English rebel leader

Arms of Arundel of Lanherne: Sable, six martlets argent

Humphrey Arundell (c. 1513 – 27 January 1550) of Helland in Cornwall, was the leader of Cornish forces in the Prayer Book Rebellion early in the reign of King Edward VI. He was executed at Tyburn in London after the rebellion had been defeated.

==Origins==
He was the eldest son and heir of Roger Arundell (died 1536) of Helland, Cornwall, by his wife Johanna Calwoodleigh (died 1537), daughter and heiress of Humphry Calwoodleigh (attainted in 1497) of Calwoodleigh (modern Calverleigh) in Devon. Roger Arundell was a younger son of Sir Thomas Arundell (died 1485), Knight of the Bath, of Lanherne in Cornwall. Roger's eldest brother was the powerful John Arundell (1474–1545) of Lanherne, Receiver General of the Duchy of Cornwall.

==Career==
He was born at Helland, near Bodmin in Cornwall, and was an experienced soldier. His maternal grandfather had been involved in the Perkin Warbeck rising against Henry VII in 1497. On the death of his parents in 1536 and 1537 he inherited large estates in both Cornwall and Devon. In 1549, Arundell became leader of the Cornish army which assembled first at Bodmin and was involved in the Cornish rebellion of 1549, which is also known as the Prayer Book Rebellion, against Edward VI. Previously he had been in charge of a small garrison on St Michael's Mount, which had defected to the rebels at the start of the campaign.

During the 1549 siege of Exeter, Arundell and his troops had little artillery and had taken some small calibre guns from Plymouth and other forts of the King, including those on St Michael's Mount, St Mawes Castle, Pendennis Castle and Trematon Castle. The Cornishmen outside the walls of Exeter made the statement "and so we Cornishmen, whereof certain of us understand no English, utterly refuse this new English".

[1550] the xxvii. day of [January], was draune from the tower of London un-to Tyborne iiii. persons, and there hongyd and quartered, and their quarteres sette abowte London on every gatte; thes was of them that dyd ryse in the West cuntre.
— "Chronicle of the Grey Friars of London" (1852)

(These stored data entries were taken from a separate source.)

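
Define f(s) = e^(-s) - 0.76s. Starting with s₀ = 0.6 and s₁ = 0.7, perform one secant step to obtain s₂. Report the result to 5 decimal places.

0.67238

f(0.6) = 0.0928116, f(0.7) = -0.0354147
s₂ = 0.7000000 − (-0.0354147)·(0.7000000 − 0.6000000) / (-0.0354147 − 0.0928116) = 0.7000000 − (-0.0035415)/(-0.1282263) = 0.6723811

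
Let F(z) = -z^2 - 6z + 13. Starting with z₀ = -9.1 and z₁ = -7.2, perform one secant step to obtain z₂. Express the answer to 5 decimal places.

F(-9.1) = -15.2100000, F(-7.2) = 4.3600000
z₂ = -7.2000000 − 4.3600000·(-7.2000000 − (-9.1000000)) / (4.3600000 − (-15.2100000)) = -7.2000000 − (8.2840000)/(19.5700000) = -7.6233010

-7.62330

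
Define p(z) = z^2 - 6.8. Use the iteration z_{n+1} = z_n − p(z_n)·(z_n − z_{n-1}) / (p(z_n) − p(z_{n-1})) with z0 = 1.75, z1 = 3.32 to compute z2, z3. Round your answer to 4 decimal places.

2.4872, 2.5929

p(1.75) = -3.737500, p(3.32) = 4.222400
z2 = 3.320000 − 4.222400·(3.320000 − 1.750000) / (4.222400 − (-3.737500)) = 3.320000 − (6.629168)/(7.959900) = 2.487179
p(2.487179) = -0.613938
z3 = 2.487179 − (-0.613938)·(2.487179 − 3.320000) / (-0.613938 − 4.222400) = 2.487179 − (0.511300)/(-4.836338) = 2.592900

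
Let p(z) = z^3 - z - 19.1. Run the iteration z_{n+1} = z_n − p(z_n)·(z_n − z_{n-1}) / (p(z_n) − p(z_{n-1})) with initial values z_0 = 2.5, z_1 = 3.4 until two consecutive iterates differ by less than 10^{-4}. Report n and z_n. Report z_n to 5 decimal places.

p(2.5) = -5.9750000, p(3.4) = 16.8040000
z_2 = 3.4000000 − 16.8040000·(0.9000000)/(22.7790000) = 2.7360727;  |Δ| = 0.6639273
p(2.7360727) = -1.3535758
z_3 = 2.7360727 − (-1.3535758)·(-0.6639273)/(-18.1575758) = 2.7855659;  |Δ| = 0.0494932
p(2.7855659) = -0.2713096
z_4 = 2.7855659 − (-0.2713096)·(0.0494932)/(1.0822662) = 2.7979731;  |Δ| = 0.0124073
p(2.7979731) = 0.0063896
z_5 = 2.7979731 − 0.0063896·(0.0124073)/(0.2776992) = 2.7976877;  |Δ| = 0.0002855
p(2.7976877) = -0.0000290
z_6 = 2.7976877 − (-0.0000290)·(-0.0002855)/(-0.0064186) = 2.7976889;  |Δ| = 0.0000013
|z_6 − z_5| = 0.0000013 < 10^{-4}

n = 6, z_n = 2.79769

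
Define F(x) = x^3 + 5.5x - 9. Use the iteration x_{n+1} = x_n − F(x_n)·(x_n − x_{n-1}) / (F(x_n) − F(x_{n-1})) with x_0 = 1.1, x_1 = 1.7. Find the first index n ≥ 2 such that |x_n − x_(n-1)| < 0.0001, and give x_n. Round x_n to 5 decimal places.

n = 5, x_n = 1.26677

F(1.1) = -1.6190000, F(1.7) = 5.2630000
x_2 = 1.7000000 − 5.2630000·(0.6000000)/(6.8820000) = 1.2411508;  |Δ| = 0.4588492
F(1.2411508) = -0.2617330
x_3 = 1.2411508 − (-0.2617330)·(-0.4588492)/(-5.5247330) = 1.2628887;  |Δ| = 0.0217379
F(1.2628887) = -0.0399462
x_4 = 1.2628887 − (-0.0399462)·(0.0217379)/(0.2217867) = 1.2668039;  |Δ| = 0.0039152
F(1.2668039) = 0.0003787
x_5 = 1.2668039 − 0.0003787·(0.0039152)/(0.0403250) = 1.2667672;  |Δ| = 0.0000368
|x_5 − x_4| = 0.0000368 < 0.0001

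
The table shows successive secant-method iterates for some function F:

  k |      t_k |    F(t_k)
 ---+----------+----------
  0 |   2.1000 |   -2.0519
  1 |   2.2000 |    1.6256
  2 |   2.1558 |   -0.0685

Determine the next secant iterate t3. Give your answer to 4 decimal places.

2.1576

t3 = 2.1558 − (-0.0685)·(2.1558 − 2.2000) / (-0.0685 − 1.6256)
   = 2.1558 − (0.003028)/(-1.694100) = 2.157587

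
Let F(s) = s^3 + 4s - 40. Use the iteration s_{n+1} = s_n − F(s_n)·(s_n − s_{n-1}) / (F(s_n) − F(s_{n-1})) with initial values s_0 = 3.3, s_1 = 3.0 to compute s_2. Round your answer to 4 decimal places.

F(3.3) = 9.137000, F(3.0) = -1.000000
s_2 = 3.000000 − (-1.000000)·(3.000000 − 3.300000) / (-1.000000 − 9.137000) = 3.000000 − (0.300000)/(-10.137000) = 3.029595

3.0296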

At the battle of Sampford Courtenay, Arundell led a large contingent of rebels from the rear throwing the Royal troops into confusion. The rebels were forced to make another stand at Okehampton, before falling back to Launceston, where he was finally overpowered and imprisoned in the castle. On 19 August, he was transferred to the dungeons of Rougemont Castle in Exeter, before being taken with other rebels to the Tower of London in September. In November 1549, Arundell was taken to Westminster Hall where he was found guilty of high treason and condemned to be taken back to the Tower and later hanged, drawn and quartered. He was executed on 27 January 1550 and the estates of the ringleaders were distributed to those who had served the King in the rising. Sir Gawen Carew received most of Humprey Arundell's lands.

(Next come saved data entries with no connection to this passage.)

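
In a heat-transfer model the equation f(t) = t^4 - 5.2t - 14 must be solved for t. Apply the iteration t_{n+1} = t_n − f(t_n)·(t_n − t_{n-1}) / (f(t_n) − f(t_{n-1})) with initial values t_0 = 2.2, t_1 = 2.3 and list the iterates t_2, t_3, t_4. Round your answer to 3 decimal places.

f(2.2) = -2.01440, f(2.3) = 2.02410
t_2 = 2.30000 − 2.02410·(2.30000 − 2.20000) / (2.02410 − (-2.01440)) = 2.30000 − (0.20241)/(4.03850) = 2.24988
f(2.24988) = -0.07594
t_3 = 2.24988 − (-0.07594)·(2.24988 − 2.30000) / (-0.07594 − 2.02410) = 2.24988 − (0.00381)/(-2.10004) = 2.25169
f(2.25169) = -0.00270
t_4 = 2.25169 − (-0.00270)·(2.25169 − 2.24988) / (-0.00270 − (-0.07594)) = 2.25169 − (0.00000)/(0.07324) = 2.25176

2.250, 2.252, 2.252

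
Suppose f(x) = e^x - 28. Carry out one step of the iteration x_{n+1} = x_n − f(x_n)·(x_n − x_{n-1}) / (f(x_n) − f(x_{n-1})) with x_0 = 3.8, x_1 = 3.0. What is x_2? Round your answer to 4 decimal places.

f(3.8) = 16.701184, f(3.0) = -7.914463
x_2 = 3.000000 − (-7.914463)·(3.000000 − 3.800000) / (-7.914463 − 16.701184) = 3.000000 − (6.331570)/(-24.615648) = 3.257217

3.2572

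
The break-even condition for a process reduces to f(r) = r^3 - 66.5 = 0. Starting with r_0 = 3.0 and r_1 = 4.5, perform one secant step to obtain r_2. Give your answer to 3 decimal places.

3.924

f(3.0) = -39.50000, f(4.5) = 24.62500
r_2 = 4.50000 − 24.62500·(4.50000 − 3.00000) / (24.62500 − (-39.50000)) = 4.50000 − (36.93750)/(64.12500) = 3.92398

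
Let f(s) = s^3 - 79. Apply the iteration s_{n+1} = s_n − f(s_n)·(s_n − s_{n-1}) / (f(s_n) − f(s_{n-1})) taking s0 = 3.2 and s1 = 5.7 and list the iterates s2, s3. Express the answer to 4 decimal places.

3.9583, 4.1984

f(3.2) = -46.232000, f(5.7) = 106.193000
s2 = 5.700000 − 106.193000·(5.700000 − 3.200000) / (106.193000 − (-46.232000)) = 5.700000 − (265.482500)/(152.425000) = 3.958275
f(3.958275) = -16.982002
s3 = 3.958275 − (-16.982002)·(3.958275 − 5.700000) / (-16.982002 − 106.193000) = 3.958275 − (29.577984)/(-123.175002) = 4.198404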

Other Cornish leaders of the earlier Cornish Rebellion of 1497, Thomas Flamank, Michael An Gof and James Tuchet, 7th Baron Audley had also been executed at Tyburn in 1497.

==Marriage==
He married Elizabeth Fulford (died 1565), a daughter of Sir John Fulford (1503–1544) of Great Fulford in Devon, twice Sheriff of Devon in 1534 and 1540, by his wife Dorothy Bourchier, a daughter of John Bourchier, 1st Earl of Bath (1470–1539), of Tawstock, Devon. He appears to have died without children. Elizabeth Fulford survived him and remarried to Thomas Carey (died 1583) of Cary in the parish of St Giles on the Heath in Devon.